National debt in the modern sense emerged in the the early 18th century, as banking and financial markets enabled the creation of debt through the issue of bills and bonds. Subsequently, the national debt rose from £12m in 1700 to £850m by the end of the Napoleonic Wars in 1815.
The First World War saw another major increase, from £650m in 1914 to £7.4bn in 1919. We borrowed heavily to beat the Nazis in World War Two and by 1946 the debt had grown to £24.7bn, or 250% of GDP. The debt then declined rapidly in GDP terms, but the period of high inflation in the 1970s and 80s ensured net debt continued to rise, from £33.1bn in 1970 to £197.4bn in 1988.

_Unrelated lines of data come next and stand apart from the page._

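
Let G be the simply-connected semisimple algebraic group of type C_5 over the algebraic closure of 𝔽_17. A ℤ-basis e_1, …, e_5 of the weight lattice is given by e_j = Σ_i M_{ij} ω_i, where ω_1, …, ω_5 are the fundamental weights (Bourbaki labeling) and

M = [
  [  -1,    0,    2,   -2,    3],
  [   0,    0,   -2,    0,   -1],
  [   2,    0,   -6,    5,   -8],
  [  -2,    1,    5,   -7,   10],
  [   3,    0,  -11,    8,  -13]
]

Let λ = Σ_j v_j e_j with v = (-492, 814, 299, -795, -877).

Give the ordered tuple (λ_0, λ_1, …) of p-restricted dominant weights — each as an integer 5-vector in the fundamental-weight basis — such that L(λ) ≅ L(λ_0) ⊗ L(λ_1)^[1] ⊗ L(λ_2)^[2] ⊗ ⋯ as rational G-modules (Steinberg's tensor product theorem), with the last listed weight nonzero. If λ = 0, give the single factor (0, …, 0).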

Historically, Britain has borrowed on a large scale to finance wars. Our creditworthiness as a nation has long been to our advantage. This graph shows the history of public debt as a percentage of GDP using the traditional National Loans Fund measure. This statistic was discontinued by the Treasury in 2004 as it no longer accurately reflected the true liabilities of the modern state.
Now, after decades of relative peace and prosperity, our national debt is sky-rocketing once more. In 1997 Public Sector Net Debt stood at £352 billion. From there it took only 12 years to double, and the Government forecasts it will double again by 2014. Let's hope we don't need to finance a major defensive war any time soon.